Since the 2021 Myanmar coup, Saudi Arabia has maintained diplomatic engagement with the junta, unlike many Western nations that imposed sanctions.

In October 2023, Myanmar's Ambassador to Saudi Arabia, U Tin Yu and Abdulrahman Al-Rassi, Saudi Arabia's Deputy Minister for International Multilateral Affairs had meeting to discuss enhancing bilateral relations.

==Trade and relations==
Trade between Myanmar and Saudi Arabia has seen growth in recent years. In February 2025, Saudi exported SAR 304 million worth of goods to Myanmar and imported SAR 17.9 million from Myanmar, resulting in a trade balance of SAR 286 million. Myanmar's total exports to Saudi Arabia in 2023 recorded a significant increase compared to the previous year.

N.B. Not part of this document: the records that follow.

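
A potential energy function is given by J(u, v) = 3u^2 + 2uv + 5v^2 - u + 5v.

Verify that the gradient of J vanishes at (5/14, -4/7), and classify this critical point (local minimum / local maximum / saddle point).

∇J = (6u + 2v - 1, 2u + 10v + 5); substituting (5/14, -4/7) gives ∇J = (0, 0), so (5/14, -4/7) is indeed a critical point.
The Hessian of J is constant: H = [[6, 2], [2, 10]].
det(H) = 6·10 − 2² = 56.
det(H) > 0 and tr(H) = 16 > 0, so H is positive definite and the point is a local minimum.

local minimum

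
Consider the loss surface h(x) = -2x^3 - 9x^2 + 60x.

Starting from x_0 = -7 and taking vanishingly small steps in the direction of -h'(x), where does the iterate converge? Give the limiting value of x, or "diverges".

-5

h'(x) = -6(x - 2)(x + 5), so h'(-7) = -108.
Gradient descent moves in the -h' direction, i.e. x is increasing.
The nearest critical point in that direction is x = -5, where h'' = 42 > 0 (a local minimum). The iterate converges there.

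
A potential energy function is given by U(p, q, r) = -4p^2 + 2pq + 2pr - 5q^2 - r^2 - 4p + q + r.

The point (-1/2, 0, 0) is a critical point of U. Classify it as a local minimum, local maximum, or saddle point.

The Hessian is constant: H = [[-8, 2, 2], [2, -10, 0], [2, 0, -2]].
Leading principal minors: Δ₁ = -8, Δ₂ = 76, Δ₃ = -112.
The minors alternate sign starting negative (−, +, −), so H is negative definite: a local maximum.

local maximum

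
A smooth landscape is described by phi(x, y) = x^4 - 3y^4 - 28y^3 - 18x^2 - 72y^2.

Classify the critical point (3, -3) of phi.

local minimum

The mixed partial ∂²phi/∂x∂y is 0, so the Hessian at any point is diag(phi_xx, phi_yy) = diag(12(x^2 - 3), -12(3y^2 + 14y + 12)).
At (3, -3): H = diag(72, 36).
Both eigenvalues are positive, so H is positive definite: a local minimum.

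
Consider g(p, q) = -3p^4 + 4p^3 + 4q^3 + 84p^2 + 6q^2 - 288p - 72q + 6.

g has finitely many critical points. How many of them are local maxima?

g separates as a function of p plus a function of q, so ∇g=0 decouples.
∂g/∂p = -12(p - 3)(p - 2)(p + 4) = 0 at p ∈ {-4, 2, 3}; ∂g/∂q = 12(q - 2)(q + 3) = 0 at q ∈ {-3, 2}.
The Hessian is diagonal: diag(g_pp, g_qq). Second derivatives: g_pp(-4)=-504, g_pp(2)=72, g_pp(3)=-84; g_qq(-3)=-60, g_qq(2)=60.
Local maxima occur where both diagonal entries negative: (-4, -3), (3, -3). Count: 2.

2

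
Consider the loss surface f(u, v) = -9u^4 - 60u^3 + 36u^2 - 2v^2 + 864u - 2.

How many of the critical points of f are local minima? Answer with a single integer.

0

f separates as a function of u plus a function of v, so ∇f=0 decouples.
∂f/∂u = -36(u - 2)(u + 3)(u + 4) = 0 at u ∈ {-4, -3, 2}; ∂f/∂v = -4v = 0 at v ∈ {0}.
The Hessian is diagonal: diag(f_uu, f_vv). Second derivatives: f_uu(-4)=-216, f_uu(-3)=180, f_uu(2)=-1080; f_vv(0)=-4.
Local minima occur where both diagonal entries positive: none. Count: 0.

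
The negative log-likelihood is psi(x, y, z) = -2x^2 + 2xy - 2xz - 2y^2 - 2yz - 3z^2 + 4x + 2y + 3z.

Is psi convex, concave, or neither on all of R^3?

concave

psi is quadratic, so its Hessian is the constant matrix H = [[-4, 2, -2], [2, -4, -2], [-2, -2, -6]].
Leading principal minors: -4, 12, -24.
Signs alternate −, +, − ⇒ H ≺ 0 ⇒ concave.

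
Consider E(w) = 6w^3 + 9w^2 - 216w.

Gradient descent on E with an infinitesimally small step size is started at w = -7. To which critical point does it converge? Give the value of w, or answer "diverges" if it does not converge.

diverges

E'(w) = 18(w - 3)(w + 4), so E'(-7) = 540.
Gradient descent moves in the -E' direction, i.e. w is decreasing.
There is no critical point below w=-7, and E' keeps the same sign, so the iterate runs off to −∞.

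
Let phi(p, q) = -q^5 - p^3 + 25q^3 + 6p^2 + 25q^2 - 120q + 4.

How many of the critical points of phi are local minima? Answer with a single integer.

2

phi separates as a function of p plus a function of q, so ∇phi=0 decouples.
∂phi/∂p = -3p(p - 4) = 0 at p ∈ {0, 4}; ∂phi/∂q = -5(q - 4)(q - 1)(q + 2)(q + 3) = 0 at q ∈ {-3, -2, 1, 4}.
The Hessian is diagonal: diag(phi_pp, phi_qq). Second derivatives: phi_pp(0)=12, phi_pp(4)=-12; phi_qq(-3)=140, phi_qq(-2)=-90, phi_qq(1)=180, phi_qq(4)=-630.
Local minima occur where both diagonal entries positive: (0, -3), (0, 1). Count: 2.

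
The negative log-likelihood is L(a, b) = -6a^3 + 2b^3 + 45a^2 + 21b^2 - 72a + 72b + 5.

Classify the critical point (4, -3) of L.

saddle point

The mixed partial ∂²L/∂a∂b is 0, so the Hessian at any point is diag(L_aa, L_bb) = diag(18(-2a + 5), 6(2b + 7)).
At (4, -3): H = diag(-54, 6).
The eigenvalues have opposite signs, so H is indefinite: a saddle point.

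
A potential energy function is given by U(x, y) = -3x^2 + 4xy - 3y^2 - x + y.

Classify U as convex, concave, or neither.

concave

U is quadratic, so its Hessian is the constant matrix H = [[-6, 4], [4, -6]].
det(H) = 20, tr(H) = -12.
det(H) > 0 and tr(H) < 0, so H is negative definite everywhere: concave.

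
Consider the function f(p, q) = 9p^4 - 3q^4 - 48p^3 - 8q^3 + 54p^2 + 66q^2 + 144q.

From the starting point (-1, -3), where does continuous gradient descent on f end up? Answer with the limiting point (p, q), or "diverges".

(0, -1)

f is separable, so gradient descent decouples: p follows -∂f/∂p, q follows -∂f/∂q.
∂f/∂p = 36p(p - 3)(p - 1); at p=-1 this is -288, so p increases.
∂f/∂q = -12(q - 3)(q + 1)(q + 4); at q=-3 this is -144, so q increases.
p converges to its nearest critical value 0 (a local min of the p-part); q converges to -1. The iterate converges to (0, -1).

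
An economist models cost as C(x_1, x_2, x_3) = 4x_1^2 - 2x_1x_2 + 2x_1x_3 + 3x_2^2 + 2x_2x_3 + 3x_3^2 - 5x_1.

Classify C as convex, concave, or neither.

convex

C is quadratic, so its Hessian is the constant matrix H = [[8, -2, 2], [-2, 6, 2], [2, 2, 6]].
Leading principal minors: 8, 44, 192.
All positive ⇒ H ≻ 0 ⇒ convex.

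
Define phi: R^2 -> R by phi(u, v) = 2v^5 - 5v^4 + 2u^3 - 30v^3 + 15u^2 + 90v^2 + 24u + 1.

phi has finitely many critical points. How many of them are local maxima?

2

phi separates as a function of u plus a function of v, so ∇phi=0 decouples.
∂phi/∂u = 6(u + 1)(u + 4) = 0 at u ∈ {-4, -1}; ∂phi/∂v = 10v(v - 3)(v - 2)(v + 3) = 0 at v ∈ {-3, 0, 2, 3}.
The Hessian is diagonal: diag(phi_uu, phi_vv). Second derivatives: phi_uu(-4)=-18, phi_uu(-1)=18; phi_vv(-3)=-900, phi_vv(0)=180, phi_vv(2)=-100, phi_vv(3)=180.
Local maxima occur where both diagonal entries negative: (-4, -3), (-4, 2). Count: 2.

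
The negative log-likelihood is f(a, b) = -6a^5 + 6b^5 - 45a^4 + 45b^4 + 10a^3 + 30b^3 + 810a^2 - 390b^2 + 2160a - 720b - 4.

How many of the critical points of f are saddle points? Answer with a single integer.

8

f separates as a function of a plus a function of b, so ∇f=0 decouples.
∂f/∂a = -30(a - 3)(a + 2)(a + 3)(a + 4) = 0 at a ∈ {-4, -3, -2, 3}; ∂f/∂b = 30(b - 2)(b + 1)(b + 3)(b + 4) = 0 at b ∈ {-4, -3, -1, 2}.
The Hessian is diagonal: diag(f_aa, f_bb). Second derivatives: f_aa(-4)=420, f_aa(-3)=-180, f_aa(-2)=300, f_aa(3)=-6300; f_bb(-4)=-540, f_bb(-3)=300, f_bb(-1)=-540, f_bb(2)=2700.
Saddle points occur where the two diagonal entries have opposite signs: (-4, -4), (-4, -1), (-3, -3), (-3, 2), (-2, -4), (-2, -1), (3, -3), (3, 2). Count: 8.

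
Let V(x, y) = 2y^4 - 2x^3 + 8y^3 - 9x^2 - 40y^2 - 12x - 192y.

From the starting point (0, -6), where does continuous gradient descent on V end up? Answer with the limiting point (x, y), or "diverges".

diverges

V is separable, so gradient descent decouples: x follows -∂V/∂x, y follows -∂V/∂y.
∂V/∂x = -6(x + 1)(x + 2); at x=0 this is -12, so x increases.
∂V/∂y = 8(y - 3)(y + 2)(y + 4); at y=-6 this is -576, so y increases.
The x-coordinate has no critical point in that direction and runs off to infinity.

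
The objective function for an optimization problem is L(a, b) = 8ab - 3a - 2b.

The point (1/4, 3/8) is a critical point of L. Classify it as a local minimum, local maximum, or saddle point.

The Hessian of L is constant: H = [[0, 8], [8, 0]].
det(H) = 0·0 − 8² = -64.
Since det(H) < 0, H is indefinite and the critical point is a saddle point.

saddle point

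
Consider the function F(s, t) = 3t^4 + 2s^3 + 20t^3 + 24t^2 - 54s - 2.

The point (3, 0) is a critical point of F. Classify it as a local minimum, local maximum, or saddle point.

The mixed partial ∂²F/∂s∂t is 0, so the Hessian at any point is diag(F_ss, F_tt) = diag(12s, 12(3t^2 + 10t + 4)).
At (3, 0): H = diag(36, 48).
Both eigenvalues are positive, so H is positive definite: a local minimum.

local minimum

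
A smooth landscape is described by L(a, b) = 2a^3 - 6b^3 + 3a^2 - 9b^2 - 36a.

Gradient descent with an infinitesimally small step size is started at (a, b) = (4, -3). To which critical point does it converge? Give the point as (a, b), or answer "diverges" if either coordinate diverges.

(2, -1)

L is separable, so gradient descent decouples: a follows -∂L/∂a, b follows -∂L/∂b.
∂L/∂a = 6(a - 2)(a + 3); at a=4 this is 84, so a decreases.
∂L/∂b = -18b(b + 1); at b=-3 this is -108, so b increases.
a converges to its nearest critical value 2 (a local min of the a-part); b converges to -1. The iterate converges to (2, -1).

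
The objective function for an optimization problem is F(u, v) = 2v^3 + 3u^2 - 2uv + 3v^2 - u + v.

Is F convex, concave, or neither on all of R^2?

neither

The term 2v^3 is cubic, so the Hessian is not constant.
∂²F/∂v² = 12v + 6, which takes both signs as v varies (negative for sufficiently negative v). A diagonal entry of the Hessian changing sign means the Hessian is neither positive- nor negative-semidefinite on all of R^2.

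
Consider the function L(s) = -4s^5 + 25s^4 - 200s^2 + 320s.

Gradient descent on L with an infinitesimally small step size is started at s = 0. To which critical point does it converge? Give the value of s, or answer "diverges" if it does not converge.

L'(s) = -20(s - 4)(s - 2)(s - 1)(s + 2), so L'(0) = 320.
Gradient descent moves in the -L' direction, i.e. s is decreasing.
The nearest critical point in that direction is s = -2, where L'' = 1440 > 0 (a local minimum). The iterate converges there.

-2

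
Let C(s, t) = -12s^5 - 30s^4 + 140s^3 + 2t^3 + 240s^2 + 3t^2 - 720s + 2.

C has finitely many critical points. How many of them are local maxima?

C separates as a function of s plus a function of t, so ∇C=0 decouples.
∂C/∂s = -60(s - 2)(s - 1)(s + 2)(s + 3) = 0 at s ∈ {-3, -2, 1, 2}; ∂C/∂t = 6t(t + 1) = 0 at t ∈ {-1, 0}.
The Hessian is diagonal: diag(C_ss, C_tt). Second derivatives: C_ss(-3)=1200, C_ss(-2)=-720, C_ss(1)=720, C_ss(2)=-1200; C_tt(-1)=-6, C_tt(0)=6.
Local maxima occur where both diagonal entries negative: (-2, -1), (2, -1). Count: 2.

2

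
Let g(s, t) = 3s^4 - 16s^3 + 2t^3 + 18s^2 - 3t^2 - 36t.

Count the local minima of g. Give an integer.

2

g separates as a function of s plus a function of t, so ∇g=0 decouples.
∂g/∂s = 12s(s - 3)(s - 1) = 0 at s ∈ {0, 1, 3}; ∂g/∂t = 6(t - 3)(t + 2) = 0 at t ∈ {-2, 3}.
The Hessian is diagonal: diag(g_ss, g_tt). Second derivatives: g_ss(0)=36, g_ss(1)=-24, g_ss(3)=72; g_tt(-2)=-30, g_tt(3)=30.
Local minima occur where both diagonal entries positive: (0, 3), (3, 3). Count: 2.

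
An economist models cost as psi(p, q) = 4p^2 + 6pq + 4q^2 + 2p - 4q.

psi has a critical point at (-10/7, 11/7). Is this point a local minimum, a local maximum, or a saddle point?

The Hessian of psi is constant: H = [[8, 6], [6, 8]].
det(H) = 8·8 − 6² = 28.
det(H) > 0 and tr(H) = 16 > 0, so H is positive definite and the point is a local minimum.

local minimum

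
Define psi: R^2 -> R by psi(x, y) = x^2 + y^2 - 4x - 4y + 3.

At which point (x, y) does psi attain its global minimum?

(2, 2)

psi(x,y) separates as P(x) + Q(y) + 3, so its minimum is min P + min Q + 3.
P'(x) = 2x - 4 vanishes at x ∈ {2}; Q'(y) = 2y - 4 vanishes at y ∈ {2}.
Local minima of P (where P''>0): P(2)=-4. Local minima of Q: Q(2)=-4.
So the global minimum of psi is P(2) + Q(2) + 3 = -4 − 4 + 3 = -5, attained at (2, 2).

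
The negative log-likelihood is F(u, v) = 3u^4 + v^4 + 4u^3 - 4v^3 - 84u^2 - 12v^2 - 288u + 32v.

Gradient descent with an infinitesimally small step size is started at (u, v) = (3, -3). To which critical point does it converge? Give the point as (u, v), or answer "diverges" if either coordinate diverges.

F is separable, so gradient descent decouples: u follows -∂F/∂u, v follows -∂F/∂v.
∂F/∂u = 12(u - 4)(u + 2)(u + 3); at u=3 this is -360, so u increases.
∂F/∂v = 4(v - 4)(v - 1)(v + 2); at v=-3 this is -112, so v increases.
u converges to its nearest critical value 4 (a local min of the u-part); v converges to -2. The iterate converges to (4, -2).

(4, -2)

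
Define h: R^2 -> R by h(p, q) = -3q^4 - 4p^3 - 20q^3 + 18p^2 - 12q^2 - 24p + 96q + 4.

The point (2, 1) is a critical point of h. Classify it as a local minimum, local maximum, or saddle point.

The mixed partial ∂²h/∂p∂q is 0, so the Hessian at any point is diag(h_pp, h_qq) = diag(12(-2p + 3), -12(3q^2 + 10q + 2)).
At (2, 1): H = diag(-12, -180).
Both eigenvalues are negative, so H is negative definite: a local maximum.

local maximum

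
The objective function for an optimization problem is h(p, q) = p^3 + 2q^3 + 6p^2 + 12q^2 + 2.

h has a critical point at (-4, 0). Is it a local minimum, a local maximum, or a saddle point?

saddle point

The mixed partial ∂²h/∂p∂q is 0, so the Hessian at any point is diag(h_pp, h_qq) = diag(6(p + 2), 12(q + 2)).
At (-4, 0): H = diag(-12, 24).
The eigenvalues have opposite signs, so H is indefinite: a saddle point.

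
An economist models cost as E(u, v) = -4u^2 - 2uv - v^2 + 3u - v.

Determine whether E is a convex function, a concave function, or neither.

E is quadratic, so its Hessian is the constant matrix H = [[-8, -2], [-2, -2]].
det(H) = 12, tr(H) = -10.
det(H) > 0 and tr(H) < 0, so H is negative definite everywhere: concave.

concave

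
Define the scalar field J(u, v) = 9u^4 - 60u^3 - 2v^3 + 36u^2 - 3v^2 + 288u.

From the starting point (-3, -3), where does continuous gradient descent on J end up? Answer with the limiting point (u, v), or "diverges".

J is separable, so gradient descent decouples: u follows -∂J/∂u, v follows -∂J/∂v.
∂J/∂u = 36(u - 4)(u - 2)(u + 1); at u=-3 this is -2520, so u increases.
∂J/∂v = -6v(v + 1); at v=-3 this is -36, so v increases.
u converges to its nearest critical value -1 (a local min of the u-part); v converges to -1. The iterate converges to (-1, -1).

(-1, -1)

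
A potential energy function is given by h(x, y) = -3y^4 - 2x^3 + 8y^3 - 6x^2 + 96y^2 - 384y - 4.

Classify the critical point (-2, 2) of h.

local minimum

The mixed partial ∂²h/∂x∂y is 0, so the Hessian at any point is diag(h_xx, h_yy) = diag(-12(x + 1), 12(-3y^2 + 4y + 16)).
At (-2, 2): H = diag(12, 144).
Both eigenvalues are positive, so H is positive definite: a local minimum.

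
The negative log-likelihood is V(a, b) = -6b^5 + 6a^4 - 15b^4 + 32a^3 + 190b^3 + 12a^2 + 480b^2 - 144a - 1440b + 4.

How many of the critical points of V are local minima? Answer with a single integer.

V separates as a function of a plus a function of b, so ∇V=0 decouples.
∂V/∂a = 24(a - 1)(a + 2)(a + 3) = 0 at a ∈ {-3, -2, 1}; ∂V/∂b = -30(b - 4)(b - 1)(b + 3)(b + 4) = 0 at b ∈ {-4, -3, 1, 4}.
The Hessian is diagonal: diag(V_aa, V_bb). Second derivatives: V_aa(-3)=96, V_aa(-2)=-72, V_aa(1)=288; V_bb(-4)=1200, V_bb(-3)=-840, V_bb(1)=1800, V_bb(4)=-5040.
Local minima occur where both diagonal entries positive: (-3, -4), (-3, 1), (1, -4), (1, 1). Count: 4.

4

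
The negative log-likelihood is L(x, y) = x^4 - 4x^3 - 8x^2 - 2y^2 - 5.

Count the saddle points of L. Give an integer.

2

L separates as a function of x plus a function of y, so ∇L=0 decouples.
∂L/∂x = 4x(x - 4)(x + 1) = 0 at x ∈ {-1, 0, 4}; ∂L/∂y = -4y = 0 at y ∈ {0}.
The Hessian is diagonal: diag(L_xx, L_yy). Second derivatives: L_xx(-1)=20, L_xx(0)=-16, L_xx(4)=80; L_yy(0)=-4.
Saddle points occur where the two diagonal entries have opposite signs: (-1, 0), (4, 0). Count: 2.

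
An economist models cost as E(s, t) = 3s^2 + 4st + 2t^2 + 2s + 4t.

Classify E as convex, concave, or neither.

convex

E is quadratic, so its Hessian is the constant matrix H = [[6, 4], [4, 4]].
det(H) = 8, tr(H) = 10.
det(H) > 0 and tr(H) > 0, so H is positive definite everywhere: convex.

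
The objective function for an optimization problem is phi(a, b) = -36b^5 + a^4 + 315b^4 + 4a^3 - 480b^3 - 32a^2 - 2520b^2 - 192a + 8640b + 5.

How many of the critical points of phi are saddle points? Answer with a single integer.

6

phi separates as a function of a plus a function of b, so ∇phi=0 decouples.
∂phi/∂a = 4(a - 4)(a + 3)(a + 4) = 0 at a ∈ {-4, -3, 4}; ∂phi/∂b = -180(b - 4)(b - 3)(b - 2)(b + 2) = 0 at b ∈ {-2, 2, 3, 4}.
The Hessian is diagonal: diag(phi_aa, phi_bb). Second derivatives: phi_aa(-4)=32, phi_aa(-3)=-28, phi_aa(4)=224; phi_bb(-2)=21600, phi_bb(2)=-1440, phi_bb(3)=900, phi_bb(4)=-2160.
Saddle points occur where the two diagonal entries have opposite signs: (-4, 2), (-4, 4), (-3, -2), (-3, 3), (4, 2), (4, 4). Count: 6.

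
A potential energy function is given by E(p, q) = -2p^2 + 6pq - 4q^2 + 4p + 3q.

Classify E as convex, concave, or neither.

neither

E is quadratic, so its Hessian is the constant matrix H = [[-4, 6], [6, -8]].
det(H) = -4, tr(H) = -12.
det(H) < 0, so H is indefinite: neither convex nor concave.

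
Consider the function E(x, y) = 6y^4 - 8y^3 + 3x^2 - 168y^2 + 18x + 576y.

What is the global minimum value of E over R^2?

E(x,y) separates as P(x) + Q(y), so its minimum is min P + min Q.
P'(x) = 6x + 18 vanishes at x ∈ {-3}; Q'(y) = 24(y - 3)(y - 2)(y + 4) vanishes at y ∈ {-4, 2, 3}.
Local minima of P (where P''>0): P(-3)=-27. Local minima of Q: Q(-4)=-2944, Q(3)=486.
So the global minimum of E is P(-3) + Q(-4) = -27 − 2944 = -2971, attained at (-3, -4).

-2971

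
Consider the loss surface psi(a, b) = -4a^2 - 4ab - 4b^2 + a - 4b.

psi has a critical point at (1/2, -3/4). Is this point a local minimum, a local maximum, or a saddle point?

local maximum

The Hessian of psi is constant: H = [[-8, -4], [-4, -8]].
det(H) = (-8)·(-8) − (-4)² = 48.
det(H) > 0 and tr(H) = -16 < 0, so H is negative definite and the point is a local maximum.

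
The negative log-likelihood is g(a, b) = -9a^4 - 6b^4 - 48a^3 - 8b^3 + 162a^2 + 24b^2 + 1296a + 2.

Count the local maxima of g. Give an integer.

4

g separates as a function of a plus a function of b, so ∇g=0 decouples.
∂g/∂a = -36(a - 3)(a + 3)(a + 4) = 0 at a ∈ {-4, -3, 3}; ∂g/∂b = -24b(b - 1)(b + 2) = 0 at b ∈ {-2, 0, 1}.
The Hessian is diagonal: diag(g_aa, g_bb). Second derivatives: g_aa(-4)=-252, g_aa(-3)=216, g_aa(3)=-1512; g_bb(-2)=-144, g_bb(0)=48, g_bb(1)=-72.
Local maxima occur where both diagonal entries negative: (-4, -2), (-4, 1), (3, -2), (3, 1). Count: 4.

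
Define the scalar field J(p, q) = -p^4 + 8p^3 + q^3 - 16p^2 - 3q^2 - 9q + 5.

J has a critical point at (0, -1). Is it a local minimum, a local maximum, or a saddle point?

The mixed partial ∂²J/∂p∂q is 0, so the Hessian at any point is diag(J_pp, J_qq) = diag(4(-3p^2 + 12p - 8), 6(q - 1)).
At (0, -1): H = diag(-32, -12).
Both eigenvalues are negative, so H is negative definite: a local maximum.

local maximum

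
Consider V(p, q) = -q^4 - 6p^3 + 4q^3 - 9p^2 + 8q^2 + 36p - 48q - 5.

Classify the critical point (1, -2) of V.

The mixed partial ∂²V/∂p∂q is 0, so the Hessian at any point is diag(V_pp, V_qq) = diag(-18(2p + 1), 4(-3q^2 + 6q + 4)).
At (1, -2): H = diag(-54, -80).
Both eigenvalues are negative, so H is negative definite: a local maximum.

local maximum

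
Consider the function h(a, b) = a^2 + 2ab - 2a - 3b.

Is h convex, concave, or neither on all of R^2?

neither

h is quadratic, so its Hessian is the constant matrix H = [[2, 2], [2, 0]].
det(H) = -4, tr(H) = 2.
det(H) < 0, so H is indefinite: neither convex nor concave.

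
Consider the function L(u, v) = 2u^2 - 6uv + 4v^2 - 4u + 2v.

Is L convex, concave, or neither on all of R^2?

neither

L is quadratic, so its Hessian is the constant matrix H = [[4, -6], [-6, 8]].
det(H) = -4, tr(H) = 12.
det(H) < 0, so H is indefinite: neither convex nor concave.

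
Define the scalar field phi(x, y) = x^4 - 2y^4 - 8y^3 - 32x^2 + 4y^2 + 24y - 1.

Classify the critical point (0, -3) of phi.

local maximum

The mixed partial ∂²phi/∂x∂y is 0, so the Hessian at any point is diag(phi_xx, phi_yy) = diag(4(3x^2 - 16), 8(-3y^2 - 6y + 1)).
At (0, -3): H = diag(-64, -64).
Both eigenvalues are negative, so H is negative definite: a local maximum.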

Both countries have explored the opportunities for export of freshwater fish, including rohu and catla. The Department of Fisheries of Myanmar and the Myanmar Fisheries Federation are working together with Saudi counterparts to facilitate trade through established and legitimate channels.

Both Myanmar and Saudi Arabia have expressed support for peace initiatives in the Middle East. In October 2023, Myanmar acknowledged Saudi Arabia's efforts to reach a roadmap supporting the peace process in Yemen and called on all Yemeni parties to achieve a comprehensive political solution under the auspices of the United Nations.

In 2023, there was a 20% increase in the number of Hajj pilgrims from Myanmar, with 4,500 pilgrims receiving visas from the Saudi embassy in Yangon.  his included 280 pilgrims selected by the Myanmar government and 10 chosen as special guests of King Salman bin Abdulaziz Al Saud.